Natural surfaces of rock fractures often have anisotropic asperity distributions, especially for shear fractures or faults. The asperity distributions could be treated as self-affine fractals with directional dependent scaling in the plane of the rock surfaces. Different fractal analyses (divider, slit-island, variogram) are applied to surface distributions of asperity data (topography): (1) a granitic fracture from the Stripa mine in Sweden; (2) a faulted and geothermally altered fracture from Dixie Valley, Nevada, USA. The cutoff patterns (indicator maps) of the granitic fracture show a radial pattern, while those of the faulted fracture show a very anisotropic stretched pattern of shapes. Different cutoff patterns of the same surface generally yield the same fractal dimension with the slit-island technique. The slit-island technique assumes that the cut-off patterns are self-similar in the plane of the surface, with the perimeter versus area analyzed for the entire population of contours, regardless of aspect ratio.
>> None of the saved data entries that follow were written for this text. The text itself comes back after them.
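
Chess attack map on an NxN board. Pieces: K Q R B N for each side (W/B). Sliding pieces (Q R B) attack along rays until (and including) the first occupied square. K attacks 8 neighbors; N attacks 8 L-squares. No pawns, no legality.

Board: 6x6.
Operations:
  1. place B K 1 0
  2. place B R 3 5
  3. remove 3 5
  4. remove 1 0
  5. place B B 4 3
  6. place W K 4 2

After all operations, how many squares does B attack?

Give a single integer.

Op 1: place BK@(1,0)
Op 2: place BR@(3,5)
Op 3: remove (3,5)
Op 4: remove (1,0)
Op 5: place BB@(4,3)
Op 6: place WK@(4,2)
Per-piece attacks for B:
  BB@(4,3): attacks (5,4) (5,2) (3,4) (2,5) (3,2) (2,1) (1,0)
Union (7 distinct): (1,0) (2,1) (2,5) (3,2) (3,4) (5,2) (5,4)

Answer: 7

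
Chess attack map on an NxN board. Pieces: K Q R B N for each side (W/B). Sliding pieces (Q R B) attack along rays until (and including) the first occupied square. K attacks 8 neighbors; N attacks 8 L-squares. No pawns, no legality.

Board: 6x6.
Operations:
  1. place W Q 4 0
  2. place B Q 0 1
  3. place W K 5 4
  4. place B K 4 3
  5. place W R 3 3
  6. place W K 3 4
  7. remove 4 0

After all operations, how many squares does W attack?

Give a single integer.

Op 1: place WQ@(4,0)
Op 2: place BQ@(0,1)
Op 3: place WK@(5,4)
Op 4: place BK@(4,3)
Op 5: place WR@(3,3)
Op 6: place WK@(3,4)
Op 7: remove (4,0)
Per-piece attacks for W:
  WR@(3,3): attacks (3,4) (3,2) (3,1) (3,0) (4,3) (2,3) (1,3) (0,3) [ray(0,1) blocked at (3,4); ray(1,0) blocked at (4,3)]
  WK@(3,4): attacks (3,5) (3,3) (4,4) (2,4) (4,5) (4,3) (2,5) (2,3)
  WK@(5,4): attacks (5,5) (5,3) (4,4) (4,5) (4,3)
Union (16 distinct): (0,3) (1,3) (2,3) (2,4) (2,5) (3,0) (3,1) (3,2) (3,3) (3,4) (3,5) (4,3) (4,4) (4,5) (5,3) (5,5)

Answer: 16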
We measure the variance in the two coordinate directions as a function of perimeter/area ratio for the anisotropic fracture from Dixie Valley to determine a self-affine scaling ratio for the slit-island analysis. We compare this ratio with anisotropy ratios obtained from simulated flow models based on channeling of flow through the largest openings. The possible applications of fractal analyses to both the geometry and flow are evaluated.